Por anos, observadores locais e estrangeiros foram altamente céticos quanto à qualidade e ao valor da pesquisa acadêmica chinesa e de seus supostos avanços tecnológicos.
Após uma explosão no volume de patentes chinesas – o país lidera o mundo em registros desde 2011 – Dong Yunting, líder da associação da indústria eletrônica da China, estimou em 2019 que cerca de 90% das 7 milhões de patentes do país naquele ano eram “lixo”, usadas apenas para obter financiamento de projetos.
A confiabilidade da tecnologia chinesa de veículos elétricos também tem sido questionada. Isso ficou evidente com a morte de três pessoas em março, no leste da China, em um acidente envolvendo um carro elétrico da Xiaomi com capacidades semiautônomas.
Angela Huyue Zhang, professora de direito na Universidade do Sul da Califórnia, diz que admiradores do modelo estatal chinês “frequentemente ignoram a fragilidade” que acompanha uma governança centralizada e altamente acoplada, apontando para a má gestão da pandemia da covid-19 e reformas duras no setor imobiliário, que empurraram a economia para uma prolongada desaceleração.
E ainda assim, muitas empresas estrangeiras cada vez mais acreditam que a colaboração é o único caminho para sobreviver.
Em um vasto parque industrial na periferia de Rugao, noroeste de Xangai, a Scania, fabricante de caminhões, inaugurou uma fábrica de € 2 bilhões em outubro. Lá, a empresa sueca planeja integrar tecnologia chinesa de ponta em seus veículos para clientes tanto na China quanto no exterior.

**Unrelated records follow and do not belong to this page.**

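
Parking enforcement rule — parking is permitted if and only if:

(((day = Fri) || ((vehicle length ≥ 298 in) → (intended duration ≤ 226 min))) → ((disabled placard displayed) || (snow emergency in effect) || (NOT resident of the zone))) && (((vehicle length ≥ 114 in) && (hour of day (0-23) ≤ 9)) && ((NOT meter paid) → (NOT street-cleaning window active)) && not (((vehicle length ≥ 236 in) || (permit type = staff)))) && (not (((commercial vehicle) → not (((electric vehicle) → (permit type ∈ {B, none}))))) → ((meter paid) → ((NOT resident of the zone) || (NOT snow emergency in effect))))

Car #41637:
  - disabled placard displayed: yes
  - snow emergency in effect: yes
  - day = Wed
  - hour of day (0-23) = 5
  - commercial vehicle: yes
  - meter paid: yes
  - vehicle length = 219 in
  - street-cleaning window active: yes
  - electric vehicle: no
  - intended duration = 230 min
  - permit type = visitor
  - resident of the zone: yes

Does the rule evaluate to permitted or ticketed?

Ticketed

Atomic conditions:
  day = Fri: Wed == Fri is false
  vehicle length ≥ 298 in: 219 ≥ 298 is false
  intended duration ≤ 226 min: 230 ≤ 226 is false
  disabled placard displayed: yes → true
  snow emergency in effect: yes → true
  NOT resident of the zone: yes → false
  vehicle length ≥ 114 in: 219 ≥ 114 is true
  hour of day (0-23) ≤ 9: 5 ≤ 9 is true
  NOT meter paid: yes → false
  NOT street-cleaning window active: yes → false
  vehicle length ≥ 236 in: 219 ≥ 236 is false
  permit type = staff: visitor == staff is false
  commercial vehicle: yes → true
  electric vehicle: no → false
  permit type ∈ {B, none}: visitor is not in the set → false
  meter paid: yes → true
  NOT snow emergency in effect: yes → false
Combine:
[1.1.2] false → false (antecedent false ⇒ implication holds) = true
[1.1] false OR true = true
[1.2] true OR true OR false = true
[1] true → true = true
[2.1] true AND true = true
[2.2] false → false (antecedent false ⇒ implication holds) = true
[2.3.1] false OR false = false
[2.3] NOT false = true
[2] true AND true AND true = true
[3.1.1.2.1] false → false (antecedent false ⇒ implication holds) = true
[3.1.1.2] NOT true = false
[3.1.1] true → false = false
[3.1] NOT false = true
[3.2.2] false OR false = false
[3.2] true → false = false
[3] true → false = false
[root] true AND true AND false = false
Overall: false → ticketed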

Sonia Ederstål, chefe da divisão de P&D da Scania na China, diz que o ambiente de inovação na China é “completamente diferente” do Ocidente. Ela cita como exemplo a busca da montadora por introduzir funcionalidades de direção autônoma.

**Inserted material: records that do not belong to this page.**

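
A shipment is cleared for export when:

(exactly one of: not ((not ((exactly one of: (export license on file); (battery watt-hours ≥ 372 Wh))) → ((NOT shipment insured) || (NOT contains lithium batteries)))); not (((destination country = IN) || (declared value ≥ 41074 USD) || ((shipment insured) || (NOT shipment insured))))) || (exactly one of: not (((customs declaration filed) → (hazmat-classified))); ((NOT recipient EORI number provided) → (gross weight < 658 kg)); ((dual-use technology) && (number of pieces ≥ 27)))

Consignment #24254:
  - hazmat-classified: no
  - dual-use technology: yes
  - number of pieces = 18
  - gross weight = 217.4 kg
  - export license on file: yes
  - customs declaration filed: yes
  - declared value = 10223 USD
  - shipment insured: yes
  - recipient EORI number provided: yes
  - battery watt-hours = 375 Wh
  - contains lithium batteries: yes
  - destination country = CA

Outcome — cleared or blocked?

Atomic conditions:
  export license on file: yes → true
  battery watt-hours ≥ 372 Wh: 375 ≥ 372 is true
  NOT shipment insured: yes → false
  NOT contains lithium batteries: yes → false
  destination country = IN: CA == IN is false
  declared value ≥ 41074 USD: 10223 ≥ 41074 is false
  shipment insured: yes → true
  customs declaration filed: yes → true
  hazmat-classified: no → false
  NOT recipient EORI number provided: yes → false
  gross weight < 658 kg: 217.4 < 658 is true
  dual-use technology: yes → true
  number of pieces ≥ 27: 18 ≥ 27 is false
Combine:
[1.1.1.1.1] exactly-one(true, true) = false
[1.1.1.1] NOT false = true
[1.1.1.2] false OR false = false
[1.1.1] true → false = false
[1.1] NOT false = true
[1.2.1.3] true OR false = true
[1.2.1] false OR false OR true = true
[1.2] NOT true = false
[1] exactly-one(true, false) = true
[2.1.1] true → false = false
[2.1] NOT false = true
[2.2] false → true (antecedent false ⇒ implication holds) = true
[2.3] true AND false = false
[2] exactly-one(true, true, false) = false
[root] true OR false = true
Overall: true → cleared

Cleared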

“Estamos tentando fazer isso na Suécia, nos EUA, em todos os lugares”, diz ela. “Dentro de um ano [na China] conseguimos integrar o software em nosso veículo e fazê-lo funcionar completamente nesse modo.”

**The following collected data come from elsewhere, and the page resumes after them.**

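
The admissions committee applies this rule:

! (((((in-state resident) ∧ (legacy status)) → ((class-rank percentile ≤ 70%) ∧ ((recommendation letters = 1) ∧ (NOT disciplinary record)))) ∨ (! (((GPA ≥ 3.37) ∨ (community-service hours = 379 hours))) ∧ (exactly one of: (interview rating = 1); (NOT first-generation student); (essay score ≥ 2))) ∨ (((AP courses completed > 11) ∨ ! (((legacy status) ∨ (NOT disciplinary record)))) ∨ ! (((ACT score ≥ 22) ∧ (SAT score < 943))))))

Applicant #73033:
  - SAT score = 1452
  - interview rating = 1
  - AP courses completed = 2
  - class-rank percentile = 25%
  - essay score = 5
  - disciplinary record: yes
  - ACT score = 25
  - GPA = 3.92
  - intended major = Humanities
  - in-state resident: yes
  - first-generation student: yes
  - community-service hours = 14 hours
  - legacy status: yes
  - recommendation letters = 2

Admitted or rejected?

Rejected

Atomic conditions:
  in-state resident: yes → true
  legacy status: yes → true
  class-rank percentile ≤ 70%: 25 ≤ 70 is true
  recommendation letters = 1: 2 == 1 is false
  NOT disciplinary record: yes → false
  GPA ≥ 3.37: 3.92 ≥ 3.37 is true
  community-service hours = 379 hours: 14 == 379 is false
  interview rating = 1: 1 == 1 is true
  NOT first-generation student: yes → false
  essay score ≥ 2: 5 ≥ 2 is true
  AP courses completed > 11: 2 > 11 is false
  ACT score ≥ 22: 25 ≥ 22 is true
  SAT score < 943: 1452 < 943 is false
Combine:
[1.1.1] true AND true = true
[1.1.2.2] false AND false = false
[1.1.2] true AND false = false
[1.1] true → false = false
[1.2.1.1] true OR false = true
[1.2.1] NOT true = false
[1.2.2] exactly-one(true, false, true) = false
[1.2] false AND false = false
[1.3.1.2.1] true OR false = true
[1.3.1.2] NOT true = false
[1.3.1] false OR false = false
[1.3.2.1] true AND false = false
[1.3.2] NOT false = true
[1.3] false OR true = true
[1] false OR false OR true = true
[root] NOT true = false
Overall: false → rejected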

Desde 2018, Mercedes-Benz, BMW, Volkswagen e Stellantis firmaram parcerias tecnológicas com pelo menos 38 empresas e institutos de pesquisa chineses, envolvendo software, hardware, baterias e conectividade, mostram dados do UBS.
Em Xangai, tradicional polo escolhido pelas empresas estrangeiras, o número de centros de P&D de propriedade estrangeira subiu para 631 em setembro, ante 441 em 2018. A montadora francesa Renault nem sequer vende carros na China, mas foi uma das empresas que abriram um centro de P&D na cidade neste ano para aprender com o mercado local.
Pequim também viu 58 novos centros de P&D de grupos estrangeiros nos primeiros 10 meses do ano, elevando o total na cidade para 279, segundo autoridades locais.
Muitas áreas da P&D chinesa estão na linha de frente da competição tecnológica com os EUA, incluindo inteligência artificial, robótica e computação quântica, biociência e farmacêutica, aeroespacial e armamentos nucleares.
No entanto, dados da OCDE revelam que o foco central da China nos últimos 15 anos tem sido engenharia básica e materiais.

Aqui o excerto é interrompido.